The earliest recorded use of the noun "date" in a romantic context appeared in 1896 in the writings of George Ade, a columnist for the Chicago Record. Ade used it to describe a woman meeting a man outside the private sphere of the home or court.
What was the first commercially successful computerized dating service?
Com-Pat, started by Joan Ball in 1964, was the earliest commercially successful computerized dating service in either the US or the UK. Operation Match, launched a year later by Harvard University students, is often incorrectly called the first; both Ball and the Operation Match founders acknowledged that European computer dating services preceded and inspired them.
What percentage of Americans report using a dating site?
About 30% of Americans report using a dating site. A 2005 Pew Research survey of 3,215 adults estimated that three million Americans had entered long-term relationships or marriage after meeting on a dating website.
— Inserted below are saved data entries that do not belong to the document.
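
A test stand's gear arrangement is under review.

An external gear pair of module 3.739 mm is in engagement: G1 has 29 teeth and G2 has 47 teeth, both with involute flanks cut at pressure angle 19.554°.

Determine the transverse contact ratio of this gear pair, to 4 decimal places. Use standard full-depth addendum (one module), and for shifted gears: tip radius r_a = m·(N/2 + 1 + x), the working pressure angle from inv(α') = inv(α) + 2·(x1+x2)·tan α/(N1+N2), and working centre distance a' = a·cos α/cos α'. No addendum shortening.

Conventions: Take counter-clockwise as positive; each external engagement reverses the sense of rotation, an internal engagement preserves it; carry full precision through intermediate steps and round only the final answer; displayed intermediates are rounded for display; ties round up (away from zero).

recognized (one external pair, fixed centres): single-mesh tooth geometry, m = 3.739, N1 = 29, N2 = 47
base radii: r_b1 = 51.088701, r_b2 = 82.798929
tip radii: r_a1 = 57.954500, r_a2 = 91.605500
no profile shift: α' = α, a' = a
action lengths: √(r_a1²−r_b1²) = 27.361812, √(r_a2²−r_b2²) = 39.190625
base pitch p_b = π·m·cos α = 11.068958
CR = (27.361812 + 39.190625 − 142.082000·sin 19.55400°)/11.068958 = 1.716357
contact ratio ≈ 1.7164

1.7164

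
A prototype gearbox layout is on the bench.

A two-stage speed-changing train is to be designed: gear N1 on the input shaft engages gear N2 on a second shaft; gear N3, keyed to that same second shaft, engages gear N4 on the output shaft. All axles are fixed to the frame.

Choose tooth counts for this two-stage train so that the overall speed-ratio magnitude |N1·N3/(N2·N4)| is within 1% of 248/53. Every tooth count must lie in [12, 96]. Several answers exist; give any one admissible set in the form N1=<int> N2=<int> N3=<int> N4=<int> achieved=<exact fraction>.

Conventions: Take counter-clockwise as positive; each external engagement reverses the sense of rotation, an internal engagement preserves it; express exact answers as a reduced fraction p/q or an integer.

N1=31 N2=12 N3=96 N4=53 achieved=248/53

2-stage fixed-axis compound train for ratio 248/53
target = 248/53 in lowest terms: an exact hit needs N1·N3 = k·248 and N2·N4 = k·53 for one integer k, every count in [12, 96]; additionally prefer no 1:1 stage (N1 ≠ N2, N3 ≠ N4)
k = 1…11: no 1:1-free in-range split of k·248 and k·53 into factor pairs; take k = 12
k = 12: N1·N3 = 2976 = 31·96, N2·N4 = 636 = 12·53
achieved = 31·96/(12·53) = 248/53; |achieved − target| = 0 ≤ 62/1325 ✓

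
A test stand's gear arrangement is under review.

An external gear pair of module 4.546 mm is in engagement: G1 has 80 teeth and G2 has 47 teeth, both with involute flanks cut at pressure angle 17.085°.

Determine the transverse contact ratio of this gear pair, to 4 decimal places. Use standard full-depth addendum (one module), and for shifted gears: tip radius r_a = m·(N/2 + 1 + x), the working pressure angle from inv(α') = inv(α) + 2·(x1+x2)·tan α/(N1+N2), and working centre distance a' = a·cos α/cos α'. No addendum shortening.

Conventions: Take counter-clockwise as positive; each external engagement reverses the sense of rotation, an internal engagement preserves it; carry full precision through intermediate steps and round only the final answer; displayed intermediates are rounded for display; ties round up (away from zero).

single-mesh involute tooth geometry (80T engaging 47T at module 4.546)
base radii: r_b1 = 173.815394, r_b2 = 102.116544
tip radii: r_a1 = 186.386000, r_a2 = 111.377000
no profile shift: α' = α, a' = a
action lengths: √(r_a1²−r_b1²) = 67.290043, √(r_a2²−r_b2²) = 44.464003
base pitch p_b = π·m·cos α = 13.651429
CR = (67.290043 + 44.464003 − 288.671000·sin 17.08500°)/13.651429 = 1.973813
contact ratio ≈ 1.9738

1.9738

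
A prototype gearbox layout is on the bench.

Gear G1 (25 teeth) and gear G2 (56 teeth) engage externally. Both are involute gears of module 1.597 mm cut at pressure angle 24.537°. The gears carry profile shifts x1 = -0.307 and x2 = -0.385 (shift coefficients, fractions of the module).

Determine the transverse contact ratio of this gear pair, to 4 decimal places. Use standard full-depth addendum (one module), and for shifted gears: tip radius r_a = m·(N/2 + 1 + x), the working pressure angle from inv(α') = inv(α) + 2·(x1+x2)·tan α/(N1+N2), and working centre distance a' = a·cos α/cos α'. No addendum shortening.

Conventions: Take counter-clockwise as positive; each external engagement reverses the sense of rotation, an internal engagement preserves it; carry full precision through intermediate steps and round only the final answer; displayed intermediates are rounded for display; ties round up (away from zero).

1.6582

class = single-mesh tooth geometry [involute pair 25T × 56T, m = 1.597]
base radii: r_b1 = 18.159752, r_b2 = 40.677845
tip radii: r_a1 = 21.069221, r_a2 = 45.698155
inv(α') = inv(24.537°) + 2·(-0.307-0.385)·tan α/(25+56) = 0.02045488  ⇒  α' = 22.13980°
a' = a·cos α / cos α' = 64.6785·cos 24.537°/cos 22.13980° = 63.521199
action lengths: √(r_a1²−r_b1²) = 10.683421, √(r_a2²−r_b2²) = 20.823888
base pitch p_b = π·m·cos α = 4.564044
CR = (10.683421 + 20.823888 − 63.521199·sin 22.13980°)/4.564044 = 1.658227
contact ratio ≈ 1.6582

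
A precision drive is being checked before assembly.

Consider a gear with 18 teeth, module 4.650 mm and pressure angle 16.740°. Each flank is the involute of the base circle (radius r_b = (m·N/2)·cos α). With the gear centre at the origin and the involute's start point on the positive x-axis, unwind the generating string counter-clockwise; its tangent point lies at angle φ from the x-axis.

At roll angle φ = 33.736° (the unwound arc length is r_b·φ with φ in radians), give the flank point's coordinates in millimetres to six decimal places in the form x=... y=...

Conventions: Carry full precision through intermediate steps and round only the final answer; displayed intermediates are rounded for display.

class = single-mesh tooth geometry [base-circle involute, m = 4.650, 18T]
pitch radius r_p = m·N/2 = 4.650·18/2 = 41.850000
base radius r_b = r_p·cos α = 41.850000·cos 16.740° = 40.076466
roll angle φ = 33.736° = 0.58880428 rad
x = r_b·(cos φ + φ·sin φ) = 46.432907
y = r_b·(sin φ − φ·cos φ) = 2.633596

x=46.432907 y=2.633596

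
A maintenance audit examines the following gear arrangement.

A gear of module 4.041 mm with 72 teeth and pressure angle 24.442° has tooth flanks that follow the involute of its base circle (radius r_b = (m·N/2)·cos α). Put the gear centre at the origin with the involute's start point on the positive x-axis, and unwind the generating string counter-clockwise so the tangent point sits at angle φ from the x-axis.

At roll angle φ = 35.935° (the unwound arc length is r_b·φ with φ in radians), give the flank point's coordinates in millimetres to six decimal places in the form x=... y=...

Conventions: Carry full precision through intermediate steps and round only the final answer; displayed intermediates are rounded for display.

x=155.980399 y=10.468817

class = single-mesh tooth geometry [base-circle involute, m = 4.041, 72T]
pitch radius r_p = m·N/2 = 4.041·72/2 = 145.476000
base radius r_b = r_p·cos α = 145.476000·cos 24.442° = 132.438527
roll angle φ = 35.935° = 0.62718407 rad
x = r_b·(cos φ + φ·sin φ) = 155.980399
y = r_b·(sin φ − φ·cos φ) = 10.468817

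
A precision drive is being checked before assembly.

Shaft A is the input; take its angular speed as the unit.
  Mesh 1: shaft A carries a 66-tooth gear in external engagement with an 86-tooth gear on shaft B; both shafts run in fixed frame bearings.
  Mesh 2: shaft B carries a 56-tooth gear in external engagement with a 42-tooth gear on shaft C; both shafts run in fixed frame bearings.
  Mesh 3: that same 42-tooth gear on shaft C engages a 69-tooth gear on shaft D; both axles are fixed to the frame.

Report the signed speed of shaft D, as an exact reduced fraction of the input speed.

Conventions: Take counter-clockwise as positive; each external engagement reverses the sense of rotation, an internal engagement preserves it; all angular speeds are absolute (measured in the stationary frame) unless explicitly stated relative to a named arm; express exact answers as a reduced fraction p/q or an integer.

-616/989

3-mesh fixed-axis compound train (all bearings frame-fixed)
mesh 1 [66T→86T]: |ω|/ω_in = 1×66/86 = 33/43, sense flips to −
mesh 2 [56T→42T]: |ω|/ω_in = (33/43)×56/42 = 44/43, sense flips to +
mesh 3 [42T→69T]: |ω|/ω_in = (44/43)×42/69 = 616/989, sense flips to −
signed output speed (× input speed) = -616/989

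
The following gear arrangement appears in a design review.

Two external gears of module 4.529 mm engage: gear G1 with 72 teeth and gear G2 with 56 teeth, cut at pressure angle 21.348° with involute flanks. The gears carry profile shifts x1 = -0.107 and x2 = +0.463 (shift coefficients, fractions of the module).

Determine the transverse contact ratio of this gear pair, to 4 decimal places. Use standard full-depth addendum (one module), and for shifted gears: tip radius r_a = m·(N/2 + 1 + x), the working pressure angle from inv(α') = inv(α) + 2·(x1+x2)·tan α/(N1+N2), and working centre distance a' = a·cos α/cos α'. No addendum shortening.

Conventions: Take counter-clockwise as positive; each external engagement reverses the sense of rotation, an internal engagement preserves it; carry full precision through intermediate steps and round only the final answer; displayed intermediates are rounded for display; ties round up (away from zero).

recognized (one external pair, fixed centres): single-mesh tooth geometry, m = 4.529, N1 = 72, N2 = 56
base radii: r_b1 = 151.856994, r_b2 = 118.110995
tip radii: r_a1 = 167.088397, r_a2 = 133.437927
inv(α') = inv(21.348°) + 2·(-0.107+0.463)·tan α/(72+56) = 0.02043034  ⇒  α' = 22.13130°
a' = a·cos α / cos α' = 289.8560·cos 21.348°/cos 22.13130° = 291.440455
action lengths: √(r_a1²−r_b1²) = 69.699252, √(r_a2²−r_b2²) = 62.092456
base pitch p_b = π·m·cos α = 13.252023
CR = (69.699252 + 62.092456 − 291.440455·sin 22.13130°)/13.252023 = 1.659916
contact ratio ≈ 1.6599

1.6599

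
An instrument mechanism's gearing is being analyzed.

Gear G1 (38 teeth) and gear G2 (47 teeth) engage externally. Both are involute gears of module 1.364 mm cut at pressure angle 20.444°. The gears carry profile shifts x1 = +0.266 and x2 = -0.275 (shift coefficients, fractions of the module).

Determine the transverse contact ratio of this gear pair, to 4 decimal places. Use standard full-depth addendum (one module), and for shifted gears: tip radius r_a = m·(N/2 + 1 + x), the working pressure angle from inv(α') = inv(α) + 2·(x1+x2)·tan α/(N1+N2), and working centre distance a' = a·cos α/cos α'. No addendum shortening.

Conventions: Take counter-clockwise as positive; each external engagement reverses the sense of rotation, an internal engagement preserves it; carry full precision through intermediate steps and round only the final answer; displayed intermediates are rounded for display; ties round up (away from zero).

class = single-mesh tooth geometry [involute pair 38T × 47T, m = 1.364]
base radii: r_b1 = 24.283656, r_b2 = 30.035048
tip radii: r_a1 = 27.642824, r_a2 = 33.042900
inv(α') = inv(20.444°) + 2·(+0.266-0.275)·tan α/(38+47) = 0.01587702  ⇒  α' = 20.41139°
a' = a·cos α / cos α' = 57.9700·cos 20.444°/cos 20.41139° = 57.957715
action lengths: √(r_a1²−r_b1²) = 13.207187, √(r_a2²−r_b2²) = 13.774221
base pitch p_b = π·m·cos α = 4.015229
CR = (13.207187 + 13.774221 − 57.957715·sin 20.41139°)/4.015229 = 1.685624
contact ratio ≈ 1.6856

1.6856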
How successful are long-distance dating relationships when couples reunite?
About half of long-distance couples eventually reunite geographically. Roughly one-third of those reunited relationships end within three months of reunion, as partners adjust to daily proximity and lose some of the independence characteristic of long-distance dating.
How did dating norms spread to non-English-speaking countries?
Dating practices spread globally through cultural exchange, colonisation, and mass media. In Japan, the word deeto was borrowed phonetically from English during the Taishō period (1912-1926). In China, yuēhuì adopted romantic meaning in the early 20th century under Western influence. In Arabic-speaking societies, the borrowed term daiting entered colloquial usage among urban youth and diaspora populations.
What does research say about dating violence rates?
A 2004 estimate found that 20% of US high school girls aged 14-18 had been hit, slapped, shoved, or forced into sexual activity. Several studies suggest that 12%-15% of men and 21%-40% of women have been involved in some form of dating or courtship violence.